Electric scooters or “e-scooters” are taking over cities worldwide and have broad appeal with tourists. Although e-scooter use declined during the COVID-19 pandemic, its popularity could rebound rapidly, especially if travelers start to substitute scooters for transit on some shorter trips. Shared e-scooters in particular, are a rapidly emerging mode of transportation, but present a host of regulatory challenges from equitable distribution to parking infrastructure to pedestrian safety, among others.
Understanding travel demand patterns of shared e-scooter use and the demographics most likely to use this alternative form of transportation are expected to be a moving target for several years and a challenge for city, regional and transportation planners. Several other researchers have investigated spatial patterns of e-scooter demand, but they have had inconclusive or contradictory findings and have examined large zones rather than specific street segments.
This shortfall is what led a researcher from Florida Atlantic University’s College of Science and collaborators from the University of Florida to try to figure out what drives spatial patterns of e-scooter use. Their solution? They have built the first segment-level model that allows for capturing built environment variables more precisely. Also, they identify and account for likely destinations for scooter users such as transit stops, commercial areas and parks.
For the study, published in the journal Transportation Research Part A, researchers analyzed Washington, D.C. because of its availability of wide-open data, including built environment data and the maturity of its shared mobility market. Washington D.C. has been a leader in micro-mobility since the launch of its bikeshare program in 2008. The city started permitting dockless bikeshare in 2017 and soon after started an electric shared scooter pilot in 2018.

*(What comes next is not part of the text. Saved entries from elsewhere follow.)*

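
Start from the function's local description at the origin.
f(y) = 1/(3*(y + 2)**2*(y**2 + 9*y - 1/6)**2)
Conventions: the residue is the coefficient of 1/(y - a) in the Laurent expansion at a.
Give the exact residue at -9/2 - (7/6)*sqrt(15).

The residue is -72/122825 + (34164/210644875)*sqrt(15).

The factor y**2 + 9*y - 1/6 splits as (y - a)(y - a') with a = -9/2 - (7/6)*sqrt(15), a' = -9/2 + (7/6)*sqrt(15). At the order-2 pole a set g(y) = (y - a)^2*f(y) = [1/(3*(y + 2)**2)] / (y - a')^2.
Order-2 pole: residue = g'(a); g'(-9/2 - (7/6)*sqrt(15)) = -72/122825 + (34164/210644875)*sqrt(15), so the residue is -72/122825 + (34164/210644875)*sqrt(15).


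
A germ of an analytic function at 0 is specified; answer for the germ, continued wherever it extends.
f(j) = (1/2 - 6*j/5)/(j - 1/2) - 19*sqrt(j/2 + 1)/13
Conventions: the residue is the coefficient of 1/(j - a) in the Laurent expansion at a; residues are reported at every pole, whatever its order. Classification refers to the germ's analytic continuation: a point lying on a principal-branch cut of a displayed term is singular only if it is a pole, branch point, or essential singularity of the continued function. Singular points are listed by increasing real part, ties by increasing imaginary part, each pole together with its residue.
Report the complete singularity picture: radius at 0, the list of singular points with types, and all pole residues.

Denominator factor (j - 1/2): pole of order 1 at 1/2, modulus 1/2.
Branch term (-19/13)*sqrt(1 - j/(-2)): its argument vanishes at j = -2, a square-root branch point, modulus 2.
The radius of convergence is the smallest modulus among the singular points: 1/2.
The branch term is analytic at 1/2 and contributes nothing to the residue; only the rational part matters.
At the order-1 pole 1/2 set g(j) = (j - (1/2))*(rational part) = 1/2 - 6*j/5.
Simple pole: residue = g(a) at a = 1/2, which is -1/10.
List the singular points by increasing real part (a conjugate pair: the negative imaginary part first).

Radius of convergence at 0: 1/2.
At -2: an algebraic (square-root) branch point.
At 1/2: a pole of order 1; residue -1/10.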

Results of the study provide a clear picture of trip generation and trip attraction sources for shared e-scooter trips in Washington D.C. And it turns out that both built environment and demographic factors matter. Tourism appears to be a considerable driver in scooter use; tourist attractions, hotels and metro stops are all predictive of higher destinations, with a larger effect on Saturdays than on weekdays. The areas of predicted high scooter traffic are almost all in the downtown area, near the Mall, the White House and Congress. Hotels, streetcar stops and circulator stops all approximately double the number of expected scooter destinations, with the number of bus stops having a smaller effect.
Researchers also discovered, after controlling for other types of destinations, public transit stops of all kinds – metro stops, bus stops, circulator stops and streetcar stops – are predictive of scooter destinations. For the demographic variables, younger median age, percentage of bachelor’s degrees and population density, each were positive predictors of both trip origins and trip destinations. Trip origins and destinations are highly centralized in Washington D.C. and anchored to the scooters’ start-of-day locations.
“Unlike destinations, trip origins are primarily predicted by the supply of scooters available on a given segment over the course of a day,” said Louis A. Merlin, Ph.D., lead author and an assistant professor, Department of Urban and Regional Planning in FAU’s Charles E. Schmidt College of Science. “Our model has the ability to identify segments with high levels of expected scooter demand, correctly identifying 56 to 60 percent of segments in the top 5 percent of usage in trip destinations. Therefore, transportation planners can use this model or similar ones customized for their city to identify street segments with a high demand for scooter parking. Such models can also predict areas of redevelopment that will likely need the provision of scooter parking.”
Findings showed that built environment variables also had a statistically significant relationship with trip origins – commercial square feet and condo square feet are positively correlated. In contrast, residential floor space, parks, and national parks are negatively correlated. However, all of these effects are smaller than in the corresponding trip destinations models.
“We believe the evidence is more persuasive that riders are using scooters for transit access and egress. By leveraging a derived-demand framework, we have attempted to control for the most common types of origins and destinations for scooter travel – residences, commercial areas, tourist stops, parks, and hotels,” said Merlin. “The fact that transit stops are still significant after controlling for these other destination types suggests that the stops themselves are likely an attractor for scooter trip destinations.”
For the study, researchers used four weeks of data between June 17 and July 14, 2019, and selected this period because it represents the month of highest use. From this period, they selected data for four weeks of weekdays, Monday to Thursday, for a total of 16 weekdays and four Saturdays. The data standard that scooter companies use is called General Bikeshare Feed Specification (GBFS). GBFS data attributes include scooter ID, latitude and longitude of scooter location, and battery level. To protect users’ privacy, only the data of “free vehicles” (scooters not in use) is available.